While the temporary ceasefire is undoubtedly a step in the right direction, it will soon end. One would hope that while hostage negotiations are ongoing, there are simultaneous discussions being had about a longer-term peace process that will allow Israelis and Palestinians to live safely.

International pressure is pivotal to this. Leaders in the Middle East have been left frustrated by what they deem to be the double standards of the West when it comes to the loss of civilian lives in Palestine vis-à-vis civilian casualties in Israel, Russia, or Ukraine. Continued failure, they say, risks the war spilling over and destabilizing the entire region.

Israel’s stated aim of destroying Hamas, they view as both unrealistic and counterproductive, arguing Netanyahu’s attempts to securitize Israel, killing thousands of innocent civilians in the process, will radicalize a new generation of Palestinians.

Far-Right win big in Dutch General Election

On Thursday 23rd November, the Netherlands woke up to far-right populist candidate, Geert Wilders and his PVV party taking what many have called a shock victory. Beating all predictions, Wilders’ Freedom Party (PVV) has won 37 out of 150 seats after the Dutch went to the ballot box on Wednesday. 

Running on a campaign focused on immigration, the cost-of-living crisis and housing shortages, Geert Wilders has previously been branded an islamophobe due to his comments about Muslims and the Qur’an. Yet, his campaign chimed with Dutch voters, as his party came in well ahead of the 25 seats for a joint Labour/Green ticket and 24 for the conservative People’s Party for Freedom and Democracy (VVD) – the party of the outgoing Prime Minister Mark Rutte. 

Dutch far-right politician and leader of the PVV party Geert Wilders votes in Dutch parliamentary elections in The Hague [Yves Herman/Reuters]

However, there is a long way to go before the Netherlands will know who their Prime Minister will be. Geert Wilders and his party need 76 seats to secure an outright majority. Coalition talks have begun but most experts believe it could take months before a decision is made. 

Wilders’ campaign also called for a referendum on the Netherlands leaving the European Union, an “asylum stop” and “no Islamic schools, Qurans and mosques.” Despite Mr Wilder’s hopes for a “Nexit” aka Dutch Brexit, there is arguably little interest from the Dutch public and will be unlikely to get agreement from coalition partners to sign up for a referendum. Yet, this victory is still a concern for Europhiles, as the Netherlands is one of the founding members of what became the European Union. 

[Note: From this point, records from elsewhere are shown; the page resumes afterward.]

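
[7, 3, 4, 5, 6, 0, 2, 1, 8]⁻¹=[5, 7, 6, 1, 2, 3, 4, 0, 8]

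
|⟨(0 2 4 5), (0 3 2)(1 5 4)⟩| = 24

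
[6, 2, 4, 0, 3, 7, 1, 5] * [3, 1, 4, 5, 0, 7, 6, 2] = [6, 4, 0, 3, 5, 2, 1, 7]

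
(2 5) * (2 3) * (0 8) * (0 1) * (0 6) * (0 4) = (0 8 1 6 4)(2 5 3)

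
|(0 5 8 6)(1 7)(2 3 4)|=12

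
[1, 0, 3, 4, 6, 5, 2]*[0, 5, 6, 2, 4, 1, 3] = [5, 0, 2, 4, 3, 1, 6]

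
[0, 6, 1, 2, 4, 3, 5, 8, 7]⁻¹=[0, 2, 3, 5, 4, 6, 1, 8, 7]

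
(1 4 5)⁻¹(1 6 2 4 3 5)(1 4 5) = (1 4 6 2 5 3)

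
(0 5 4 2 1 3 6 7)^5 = (0 3 4 7 1 5 6 2)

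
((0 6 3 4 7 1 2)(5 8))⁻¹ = (0 2 1 7 4 3 6)(5 8)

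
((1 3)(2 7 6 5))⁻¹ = (1 3)(2 5 6 7)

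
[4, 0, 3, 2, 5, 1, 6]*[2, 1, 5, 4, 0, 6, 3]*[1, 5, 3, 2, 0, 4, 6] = [1, 3, 0, 4, 6, 5, 2]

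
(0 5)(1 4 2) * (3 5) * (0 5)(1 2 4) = (0 3)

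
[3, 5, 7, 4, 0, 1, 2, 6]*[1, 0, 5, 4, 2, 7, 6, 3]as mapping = [0→4, 1→7, 2→3, 3→2, 4→1, 5→0, 6→5, 7→6]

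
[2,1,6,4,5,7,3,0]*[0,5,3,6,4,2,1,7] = [3,5,1,4,2,7,6,0]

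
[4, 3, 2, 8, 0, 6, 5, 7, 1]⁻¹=[4, 8, 2, 1, 0, 6, 5, 7, 3]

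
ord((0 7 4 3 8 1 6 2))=8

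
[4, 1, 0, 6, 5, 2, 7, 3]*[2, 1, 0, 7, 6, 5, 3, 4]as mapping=[0→6, 1→1, 2→2, 3→3, 4→5, 5→0, 6→4, 7→7]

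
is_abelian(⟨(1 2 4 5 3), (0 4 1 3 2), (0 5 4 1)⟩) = no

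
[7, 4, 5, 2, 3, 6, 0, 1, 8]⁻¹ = [6, 7, 3, 4, 1, 2, 5, 0, 8]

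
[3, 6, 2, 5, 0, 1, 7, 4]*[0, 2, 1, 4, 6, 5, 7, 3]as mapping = [0→4, 1→7, 2→1, 3→5, 4→0, 5→2, 6→3, 7→6]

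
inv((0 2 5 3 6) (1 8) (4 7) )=(0 6 3 5 2) (1 8) (4 7) 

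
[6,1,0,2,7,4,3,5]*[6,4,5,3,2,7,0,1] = [0,4,6,5,1,2,3,7]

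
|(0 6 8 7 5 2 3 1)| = 8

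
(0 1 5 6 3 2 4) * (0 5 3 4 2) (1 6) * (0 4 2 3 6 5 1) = (0 5) (1 6 2 3 4) 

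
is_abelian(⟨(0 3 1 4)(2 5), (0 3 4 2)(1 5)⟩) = no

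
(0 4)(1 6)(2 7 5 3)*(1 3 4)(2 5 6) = (0 1 2 7 6 3 5 4)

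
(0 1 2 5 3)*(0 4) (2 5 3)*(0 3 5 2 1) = (1 2 5) (3 4) 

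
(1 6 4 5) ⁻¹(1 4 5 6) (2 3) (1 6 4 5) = (1 4 6 5) (2 3) 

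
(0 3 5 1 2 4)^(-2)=(0 2 5)(1 3 4)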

Nationalist and far-right leaders around Europe praised his achievement. In France, Marine Le Pen, leader of the right-wing party Front National, and member of the same European Parliament political group congratulated Wilders’ win via a tweet. Wilders is set to become the longest-serving lawmaker in the Dutch parliament later this year, as he has been a member of the House of Representatives since 1998.

However, there’s no certainty that Geert Wilders will take the top job. The upcoming months of coalition talks present an opportunity for several political parties. Yet, with this political lurch to the right, more eyes will be watching the Dutch political climate going forward.